How Ketamine Clinics Operate Under Schedule III
The growth of ketamine clinics offering infusions for depression and pain has raised questions about oversight. Because ketamine is Schedule III, any licensed physician can legally prescribe it off-label. There is no single federal certification process for ketamine clinics the way there is for esketamine. Instead, clinics must comply with federal controlled substance laws, state medical board regulations, and local pharmacy and facility rules.
Providers are required to follow proper drug storage, waste, and disposal measures to prevent diversion and misuse. State nursing and medical boards may issue specific guidance on who can administer ketamine infusions and what monitoring is required. The level of regulation varies significantly from state to state, which is why the quality and safety protocols at ketamine clinics can differ widely.

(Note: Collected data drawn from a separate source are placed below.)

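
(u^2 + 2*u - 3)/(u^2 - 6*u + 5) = (u + 3)/(u - 5)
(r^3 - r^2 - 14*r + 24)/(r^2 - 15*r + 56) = (r^3 - r^2 - 14*r + 24)/(r^2 - 15*r + 56)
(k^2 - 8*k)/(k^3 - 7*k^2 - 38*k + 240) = k/(k^2 + k - 30)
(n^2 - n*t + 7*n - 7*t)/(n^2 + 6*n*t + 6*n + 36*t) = (n^2 - n*t + 7*n - 7*t)/(n^2 + 6*n*t + 6*n + 36*t)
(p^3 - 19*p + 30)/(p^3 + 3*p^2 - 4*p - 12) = (p^2 + 2*p - 15)/(p^2 + 5*p + 6)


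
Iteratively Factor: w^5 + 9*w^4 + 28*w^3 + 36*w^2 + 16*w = (w + 1)*(w^4 + 8*w^3 + 20*w^2 + 16*w) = (w + 1)*(w + 4)*(w^3 + 4*w^2 + 4*w) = (w + 1)*(w + 2)*(w + 4)*(w^2 + 2*w) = (w + 1)*(w + 2)^2*(w + 4)*(w)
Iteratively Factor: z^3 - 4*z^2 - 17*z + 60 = (z + 4)*(z^2 - 8*z + 15) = (z - 3)*(z + 4)*(z - 5)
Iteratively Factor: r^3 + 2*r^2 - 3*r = (r)*(r^2 + 2*r - 3) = r*(r - 1)*(r + 3)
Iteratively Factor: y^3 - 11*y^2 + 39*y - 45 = (y - 3)*(y^2 - 8*y + 15) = (y - 5)*(y - 3)*(y - 3)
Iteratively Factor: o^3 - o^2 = (o)*(o^2 - o) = o*(o - 1)*(o)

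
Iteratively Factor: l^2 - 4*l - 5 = (l + 1)*(l - 5)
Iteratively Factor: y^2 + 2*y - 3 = (y - 1)*(y + 3)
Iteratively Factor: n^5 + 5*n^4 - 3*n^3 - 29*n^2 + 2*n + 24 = (n + 3)*(n^4 + 2*n^3 - 9*n^2 - 2*n + 8) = (n - 2)*(n + 3)*(n^3 + 4*n^2 - n - 4) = (n - 2)*(n + 3)*(n + 4)*(n^2 - 1) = (n - 2)*(n - 1)*(n + 3)*(n + 4)*(n + 1)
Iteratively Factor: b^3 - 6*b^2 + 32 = (b - 4)*(b^2 - 2*b - 8) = (b - 4)^2*(b + 2)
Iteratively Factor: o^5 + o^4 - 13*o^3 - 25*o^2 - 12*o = (o + 3)*(o^4 - 2*o^3 - 7*o^2 - 4*o) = o*(o + 3)*(o^3 - 2*o^2 - 7*o - 4) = o*(o + 1)*(o + 3)*(o^2 - 3*o - 4) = o*(o - 4)*(o + 1)*(o + 3)*(o + 1)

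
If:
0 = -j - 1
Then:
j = -1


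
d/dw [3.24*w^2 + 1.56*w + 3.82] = 6.48*w + 1.56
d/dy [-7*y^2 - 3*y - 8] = -14*y - 3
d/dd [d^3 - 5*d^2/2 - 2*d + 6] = 3*d^2 - 5*d - 2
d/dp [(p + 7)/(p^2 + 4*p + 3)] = (p^2 + 4*p - 2*(p + 2)*(p + 7) + 3)/(p^2 + 4*p + 3)^2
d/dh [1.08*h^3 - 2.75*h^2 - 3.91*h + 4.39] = 3.24*h^2 - 5.5*h - 3.91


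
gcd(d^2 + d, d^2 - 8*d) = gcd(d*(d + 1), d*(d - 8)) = d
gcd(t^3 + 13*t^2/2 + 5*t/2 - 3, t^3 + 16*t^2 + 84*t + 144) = t + 6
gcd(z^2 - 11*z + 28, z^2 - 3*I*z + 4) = 1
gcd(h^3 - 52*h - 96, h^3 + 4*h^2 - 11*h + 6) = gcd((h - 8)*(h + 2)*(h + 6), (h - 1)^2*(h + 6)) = h + 6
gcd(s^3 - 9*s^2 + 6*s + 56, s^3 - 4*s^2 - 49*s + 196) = s^2 - 11*s + 28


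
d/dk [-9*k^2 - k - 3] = -18*k - 1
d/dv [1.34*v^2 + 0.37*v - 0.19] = 2.68*v + 0.37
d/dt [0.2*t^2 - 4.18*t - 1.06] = 0.4*t - 4.18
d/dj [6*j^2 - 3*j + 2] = 12*j - 3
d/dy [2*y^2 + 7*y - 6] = 4*y + 7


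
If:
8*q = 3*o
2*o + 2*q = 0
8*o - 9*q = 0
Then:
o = 0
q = 0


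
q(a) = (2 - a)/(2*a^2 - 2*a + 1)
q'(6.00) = 0.01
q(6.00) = -0.07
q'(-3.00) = 0.07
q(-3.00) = 0.20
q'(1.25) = -1.47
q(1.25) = 0.46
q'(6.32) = 0.01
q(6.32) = -0.06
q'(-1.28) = 0.35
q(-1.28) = 0.48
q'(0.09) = 3.28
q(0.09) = 2.28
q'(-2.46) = 0.11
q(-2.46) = 0.25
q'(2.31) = -0.10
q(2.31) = -0.04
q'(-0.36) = 1.57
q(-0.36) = 1.19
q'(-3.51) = 0.05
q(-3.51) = 0.17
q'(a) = (2 - 4*a)*(2 - a)/(2*a^2 - 2*a + 1)^2 - 1/(2*a^2 - 2*a + 1) = (2*a^2 - 8*a + 3)/(4*a^4 - 8*a^3 + 8*a^2 - 4*a + 1)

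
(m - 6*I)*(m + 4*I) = m^2 - 2*I*m + 24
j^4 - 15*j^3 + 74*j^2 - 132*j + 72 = (j - 6)^2*(j - 2)*(j - 1)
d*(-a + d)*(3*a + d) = -3*a^2*d + 2*a*d^2 + d^3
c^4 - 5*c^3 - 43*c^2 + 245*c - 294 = (c - 7)*(c - 3)*(c - 2)*(c + 7)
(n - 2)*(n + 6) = n^2 + 4*n - 12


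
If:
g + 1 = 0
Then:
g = -1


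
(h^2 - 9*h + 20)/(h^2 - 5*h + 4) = (h - 5)/(h - 1)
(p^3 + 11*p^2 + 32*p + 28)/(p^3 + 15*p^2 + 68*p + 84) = (p + 2)/(p + 6)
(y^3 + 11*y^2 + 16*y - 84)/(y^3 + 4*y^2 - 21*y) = (y^2 + 4*y - 12)/(y*(y - 3))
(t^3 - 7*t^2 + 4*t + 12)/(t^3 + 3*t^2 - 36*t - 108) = (t^2 - t - 2)/(t^2 + 9*t + 18)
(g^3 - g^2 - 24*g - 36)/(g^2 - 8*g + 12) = (g^2 + 5*g + 6)/(g - 2)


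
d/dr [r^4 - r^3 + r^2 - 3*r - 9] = 4*r^3 - 3*r^2 + 2*r - 3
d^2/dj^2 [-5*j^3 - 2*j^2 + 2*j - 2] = -30*j - 4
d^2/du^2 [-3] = 0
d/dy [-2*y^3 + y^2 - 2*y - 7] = -6*y^2 + 2*y - 2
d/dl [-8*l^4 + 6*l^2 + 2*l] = -32*l^3 + 12*l + 2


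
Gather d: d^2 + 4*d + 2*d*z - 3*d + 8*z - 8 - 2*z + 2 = d^2 + d*(2*z + 1) + 6*z - 6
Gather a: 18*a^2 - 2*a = 18*a^2 - 2*a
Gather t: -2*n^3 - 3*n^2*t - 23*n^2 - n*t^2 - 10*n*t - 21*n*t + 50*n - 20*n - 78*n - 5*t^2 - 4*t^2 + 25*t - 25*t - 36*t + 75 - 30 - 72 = -2*n^3 - 23*n^2 - 48*n + t^2*(-n - 9) + t*(-3*n^2 - 31*n - 36) - 27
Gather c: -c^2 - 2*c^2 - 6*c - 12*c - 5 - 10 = -3*c^2 - 18*c - 15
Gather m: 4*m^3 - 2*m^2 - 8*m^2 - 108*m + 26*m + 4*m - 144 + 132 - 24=4*m^3 - 10*m^2 - 78*m - 36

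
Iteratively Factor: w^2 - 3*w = (w)*(w - 3)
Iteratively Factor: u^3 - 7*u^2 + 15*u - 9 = (u - 1)*(u^2 - 6*u + 9) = (u - 3)*(u - 1)*(u - 3)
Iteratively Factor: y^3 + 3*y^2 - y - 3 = (y - 1)*(y^2 + 4*y + 3) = (y - 1)*(y + 3)*(y + 1)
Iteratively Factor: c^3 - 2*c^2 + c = (c - 1)*(c^2 - c) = (c - 1)^2*(c)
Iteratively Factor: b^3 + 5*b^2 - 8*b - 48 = (b - 3)*(b^2 + 8*b + 16) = (b - 3)*(b + 4)*(b + 4)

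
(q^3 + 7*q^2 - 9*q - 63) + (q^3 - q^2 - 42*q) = 2*q^3 + 6*q^2 - 51*q - 63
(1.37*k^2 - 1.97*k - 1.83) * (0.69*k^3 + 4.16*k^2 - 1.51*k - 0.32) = 0.9453*k^5 + 4.3399*k^4 - 11.5266*k^3 - 5.0765*k^2 + 3.3937*k + 0.5856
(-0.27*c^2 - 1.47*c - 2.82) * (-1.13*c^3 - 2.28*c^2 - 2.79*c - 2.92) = 0.3051*c^5 + 2.2767*c^4 + 7.2915*c^3 + 11.3193*c^2 + 12.1602*c + 8.2344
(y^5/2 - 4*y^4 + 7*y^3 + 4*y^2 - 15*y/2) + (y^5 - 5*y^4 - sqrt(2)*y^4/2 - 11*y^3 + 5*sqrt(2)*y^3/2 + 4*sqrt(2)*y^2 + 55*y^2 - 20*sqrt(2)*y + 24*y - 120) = 3*y^5/2 - 9*y^4 - sqrt(2)*y^4/2 - 4*y^3 + 5*sqrt(2)*y^3/2 + 4*sqrt(2)*y^2 + 59*y^2 - 20*sqrt(2)*y + 33*y/2 - 120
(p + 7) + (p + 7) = 2*p + 14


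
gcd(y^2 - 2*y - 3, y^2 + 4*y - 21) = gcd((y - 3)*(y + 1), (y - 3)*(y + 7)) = y - 3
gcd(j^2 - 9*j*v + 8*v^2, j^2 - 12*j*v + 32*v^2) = -j + 8*v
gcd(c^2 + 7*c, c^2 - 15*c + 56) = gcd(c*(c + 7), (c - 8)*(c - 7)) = 1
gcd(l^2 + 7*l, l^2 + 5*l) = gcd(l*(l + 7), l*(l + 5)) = l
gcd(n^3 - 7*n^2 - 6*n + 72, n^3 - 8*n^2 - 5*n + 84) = n^2 - n - 12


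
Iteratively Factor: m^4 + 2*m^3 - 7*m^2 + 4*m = (m - 1)*(m^3 + 3*m^2 - 4*m) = (m - 1)^2*(m^2 + 4*m) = m*(m - 1)^2*(m + 4)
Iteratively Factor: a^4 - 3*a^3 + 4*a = (a - 2)*(a^3 - a^2 - 2*a) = a*(a - 2)*(a^2 - a - 2) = a*(a - 2)^2*(a + 1)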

Legal Consequences of Misuse
Because ketamine is a Schedule III substance, illegal possession, distribution, or manufacturing carries federal criminal penalties. For a first offense, trafficking Schedule III drugs can result in up to 10 years in prison and fines up to $500,000 for individuals. State penalties vary but can include additional jail time, fines, and a permanent criminal record. Long-term misuse also carries health risks: repeated ketamine abuse has been linked to cognitive and memory impairment, bladder damage, and psychological dependence.